One day, scientists hope, they will be able to sit down at their
computers with a list of requirements—an easily tolerated drug
that targets one specific cancer, say, or an auto panel that’s
tough, light, cheap and completely recyclable—and design a substance
that meets those requirements precisely.
Today’s reality is more prosaic; most useful compounds
are still discovered by old-fashioned trial and error, guided
by the researchers’ knowledge, experience and educated
guesses.
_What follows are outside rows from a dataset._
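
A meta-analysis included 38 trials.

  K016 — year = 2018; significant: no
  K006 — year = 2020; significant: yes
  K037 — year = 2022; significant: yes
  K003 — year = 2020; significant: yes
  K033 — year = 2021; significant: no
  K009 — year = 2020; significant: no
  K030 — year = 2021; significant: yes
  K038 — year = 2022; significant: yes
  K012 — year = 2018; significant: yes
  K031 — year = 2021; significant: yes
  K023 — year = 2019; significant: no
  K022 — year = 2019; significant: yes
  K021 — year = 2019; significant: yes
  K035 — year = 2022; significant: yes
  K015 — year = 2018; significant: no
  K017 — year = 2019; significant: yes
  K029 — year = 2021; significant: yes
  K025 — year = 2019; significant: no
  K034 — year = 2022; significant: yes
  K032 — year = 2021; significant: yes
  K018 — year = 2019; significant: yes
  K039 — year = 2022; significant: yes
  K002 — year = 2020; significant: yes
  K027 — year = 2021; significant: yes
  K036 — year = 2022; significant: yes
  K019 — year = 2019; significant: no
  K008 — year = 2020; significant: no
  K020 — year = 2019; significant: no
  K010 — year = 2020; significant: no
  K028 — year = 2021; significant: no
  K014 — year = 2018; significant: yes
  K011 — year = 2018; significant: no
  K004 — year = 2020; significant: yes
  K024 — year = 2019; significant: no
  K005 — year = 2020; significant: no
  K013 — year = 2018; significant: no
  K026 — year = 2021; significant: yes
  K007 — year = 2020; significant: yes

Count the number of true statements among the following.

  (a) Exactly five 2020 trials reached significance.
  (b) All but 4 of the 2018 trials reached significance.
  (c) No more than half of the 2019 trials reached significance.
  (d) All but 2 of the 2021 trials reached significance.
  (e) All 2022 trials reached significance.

5

(a) 2020: |A| = 9, |A ∩ B| = 5; needs |A ∩ B| = 5 — true.
(b) 2018: |A| = 6, |A ∩ B| = 2; needs |A ∖ B| = 4 — true.
(c) 2019: |A| = 9, |A ∩ B| = 4; needs |A ∩ B| ≤ |A ∖ B| — true.
(d) 2021: |A| = 8, |A ∩ B| = 6; needs |A ∖ B| = 2 — true.
(e) 2022: |A| = 6, |A ∩ B| = 6; needs A ⊆ B, i.e. every element of A is in B (|A ∖ B| = 0) — true.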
Nonetheless, that long-range vision of molecules
and materials "by design" is a lot closer to
fruition than it used to be, thanks to rapid progress in
three areas—all of which are supported strongly by
NSF.
First, scientists are getting a much better understanding
of what’s actually going on inside materials, and in
chemical reactions. Over the past quarter-century, for example,
scientists have been using facilities such as the NSF-funded
Cornell High Energy Synchrotron Source (CHESS)
to probe the structures of molecules and materials with ultra-bright
x-ray light. More recently, scientists have also begun to
probe those structures with slow-moving, "cold" neutrons,
which have found applications in fields ranging from drug
design to corrosion detection in airplane wings. In 2003,
in fact, NSF committed some $6.4 million to Indiana University
to produce cold neutrons at a Low Energy Pulsed Neutron Source
(LENS).
(A much larger facility, the Department of Energy's billion-dollar Spallation
Neutron Source, is scheduled for completion in 2006 at
the Oak Ridge National Laboratory in Tennessee.) And in 1999,
meanwhile, Caltech’s Ahmed Zewail won the Nobel
Prize in chemistry for his pioneering, NSF-funded work
with "femtosecond" lasers—in effect, ultra-fast
strobe lights that allowed him to study the making and breaking
of chemical bonds on timescales of a millionth of a nanosecond.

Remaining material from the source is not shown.